As the two leaders opened the first summit of the post-Soviet era, U.S. and Russian negotiators were making last-minute efforts to produce an agreement for new reductions in their nuclear arsenals.The White House rolled out a red carpet for a formal South Lawn welcome. A military band, an honor guard and a 21-gun salute greeted Yeltsin, the first democratically elected leader of Russia.
"Today marks the beginning of a new era, a new kind of summit, not a meeting between two powers struggling for global supremacy but between two partners trying to build a democratic peace," Bush said. "Today, the threat of a cataclysmic war has vanished . . . and today the threat of a nuclear nightmare is more distant now than at any time since the dawn of the nuclear era."

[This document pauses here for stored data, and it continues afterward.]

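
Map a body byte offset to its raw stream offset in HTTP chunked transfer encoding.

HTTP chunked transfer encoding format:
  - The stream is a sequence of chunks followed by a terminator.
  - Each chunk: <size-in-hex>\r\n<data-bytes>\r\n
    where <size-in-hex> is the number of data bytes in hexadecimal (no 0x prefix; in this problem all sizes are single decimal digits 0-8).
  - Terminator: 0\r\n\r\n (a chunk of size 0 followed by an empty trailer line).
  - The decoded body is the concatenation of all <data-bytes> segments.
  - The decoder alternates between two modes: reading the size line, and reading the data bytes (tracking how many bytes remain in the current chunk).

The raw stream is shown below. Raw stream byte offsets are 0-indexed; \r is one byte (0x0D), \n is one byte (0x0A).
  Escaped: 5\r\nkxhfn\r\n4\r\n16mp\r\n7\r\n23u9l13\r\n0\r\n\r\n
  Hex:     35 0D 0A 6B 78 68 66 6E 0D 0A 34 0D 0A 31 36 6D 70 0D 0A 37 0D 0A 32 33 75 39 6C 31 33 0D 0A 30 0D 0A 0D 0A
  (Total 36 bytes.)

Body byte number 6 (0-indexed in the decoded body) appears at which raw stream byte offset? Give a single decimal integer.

Answer: 14

Derivation:
Chunk 1: stream[0..1]='5' size=0x5=5, data at stream[3..8]='kxhfn' -> body[0..5], body so far='kxhfn'
Chunk 2: stream[10..11]='4' size=0x4=4, data at stream[13..17]='16mp' -> body[5..9], body so far='kxhfn16mp'
Chunk 3: stream[19..20]='7' size=0x7=7, data at stream[22..29]='23u9l13' -> body[9..16], body so far='kxhfn16mp23u9l13'
Chunk 4: stream[31..32]='0' size=0 (terminator). Final body='kxhfn16mp23u9l13' (16 bytes)
Body byte 6 at stream offset 14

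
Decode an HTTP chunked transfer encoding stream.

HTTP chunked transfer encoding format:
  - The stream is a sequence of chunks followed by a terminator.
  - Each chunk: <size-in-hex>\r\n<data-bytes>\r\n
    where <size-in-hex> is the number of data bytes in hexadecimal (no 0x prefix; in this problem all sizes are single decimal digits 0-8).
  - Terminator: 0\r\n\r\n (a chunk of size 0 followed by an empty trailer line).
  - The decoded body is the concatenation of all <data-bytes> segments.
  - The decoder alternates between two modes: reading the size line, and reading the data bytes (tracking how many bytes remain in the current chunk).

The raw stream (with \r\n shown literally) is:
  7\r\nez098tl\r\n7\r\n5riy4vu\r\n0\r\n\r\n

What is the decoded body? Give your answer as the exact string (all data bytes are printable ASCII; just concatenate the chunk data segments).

Chunk 1: stream[0..1]='7' size=0x7=7, data at stream[3..10]='ez098tl' -> body[0..7], body so far='ez098tl'
Chunk 2: stream[12..13]='7' size=0x7=7, data at stream[15..22]='5riy4vu' -> body[7..14], body so far='ez098tl5riy4vu'
Chunk 3: stream[24..25]='0' size=0 (terminator). Final body='ez098tl5riy4vu' (14 bytes)

Answer: ez098tl5riy4vu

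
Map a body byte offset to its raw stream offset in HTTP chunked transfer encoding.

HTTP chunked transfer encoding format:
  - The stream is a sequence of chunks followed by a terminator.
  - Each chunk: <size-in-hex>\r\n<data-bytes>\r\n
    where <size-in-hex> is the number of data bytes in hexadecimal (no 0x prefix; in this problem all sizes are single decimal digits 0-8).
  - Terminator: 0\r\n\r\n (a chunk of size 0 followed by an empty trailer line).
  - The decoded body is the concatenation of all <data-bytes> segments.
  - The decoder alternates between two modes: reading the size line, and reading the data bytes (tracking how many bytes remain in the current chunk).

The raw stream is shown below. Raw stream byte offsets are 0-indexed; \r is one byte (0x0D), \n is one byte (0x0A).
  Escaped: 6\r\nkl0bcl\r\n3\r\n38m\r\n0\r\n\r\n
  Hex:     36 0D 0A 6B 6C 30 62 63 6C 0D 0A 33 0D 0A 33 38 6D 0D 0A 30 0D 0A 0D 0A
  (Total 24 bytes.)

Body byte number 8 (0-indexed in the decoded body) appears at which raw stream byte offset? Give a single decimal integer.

Answer: 16

Derivation:
Chunk 1: stream[0..1]='6' size=0x6=6, data at stream[3..9]='kl0bcl' -> body[0..6], body so far='kl0bcl'
Chunk 2: stream[11..12]='3' size=0x3=3, data at stream[14..17]='38m' -> body[6..9], body so far='kl0bcl38m'
Chunk 3: stream[19..20]='0' size=0 (terminator). Final body='kl0bcl38m' (9 bytes)
Body byte 8 at stream offset 16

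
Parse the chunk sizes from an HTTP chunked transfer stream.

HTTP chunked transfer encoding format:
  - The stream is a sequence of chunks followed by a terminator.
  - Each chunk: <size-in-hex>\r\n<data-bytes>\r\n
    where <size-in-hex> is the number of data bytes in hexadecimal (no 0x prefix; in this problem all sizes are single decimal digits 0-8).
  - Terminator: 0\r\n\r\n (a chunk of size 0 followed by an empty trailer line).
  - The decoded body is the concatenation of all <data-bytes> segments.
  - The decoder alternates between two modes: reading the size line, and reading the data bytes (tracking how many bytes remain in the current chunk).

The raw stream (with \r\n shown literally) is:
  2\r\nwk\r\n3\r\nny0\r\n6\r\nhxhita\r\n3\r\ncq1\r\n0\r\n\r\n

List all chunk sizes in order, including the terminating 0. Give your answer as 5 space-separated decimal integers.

Answer: 2 3 6 3 0

Derivation:
Chunk 1: stream[0..1]='2' size=0x2=2, data at stream[3..5]='wk' -> body[0..2], body so far='wk'
Chunk 2: stream[7..8]='3' size=0x3=3, data at stream[10..13]='ny0' -> body[2..5], body so far='wkny0'
Chunk 3: stream[15..16]='6' size=0x6=6, data at stream[18..24]='hxhita' -> body[5..11], body so far='wkny0hxhita'
Chunk 4: stream[26..27]='3' size=0x3=3, data at stream[29..32]='cq1' -> body[11..14], body so far='wkny0hxhitacq1'
Chunk 5: stream[34..35]='0' size=0 (terminator). Final body='wkny0hxhitacq1' (14 bytes)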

Yeltsin responded, "The time our two nations viewed each other with suspicion and even animosity is now behind us.
"Our two nations are increasingly aware that it is more than wasteful to throw our energies away into the abyss of confrontation," he said.
Yeltsin said he hoped "to bring Russia back to normalcy" after 75 years of communist rule. But he added, "We have not come here to ask your country to solve our problems for us."
The world was watching to see if the two leaders would succeed in establishing a framework for a new round of reductions in their huge arsenals of nuclear missiles.
Yeltsin was optimistic an agreement would be completed.
"When the presidents take charge of something you may be sure it will be handled in the most efficient way," Yeltsin told reporters at the State Department before a luncheon with Secretary of State James Baker.
"President Bush and I trust each other. That means we will reach an agreement."
Baker and Russian Foreign Andrei Kozyrev worked for more than four hours Monday night on final details and again in the morning before the summit opened.
Bush and Yeltsin also hoped the three-day visit would break a congressional impasse on a $24 billion aid package that the United States and other Western countries have pledged to Russia and the other former Soviet republics.
The red-carpet welcome was a dramatic contrast to Yeltsin's first visit in September 1989, when the outspoken critic of then-Soviet President Mikhail Gorbachev was sneaked into the White House through a side entrance to a chilly reception from Bush.
Yeltsin was staying at Blair House, the official presidential guest house. His decision to stay there instead of at the Russian Embassy - which had been used by Gorbachev - carried its own symbolism.
The United States wants Russia to destroy all land-based missiles with multiple warheads. Moscow wanted the United States to scrap its submarine-launched ballistic missiles, but Bush has agreed only to retire one-third of them.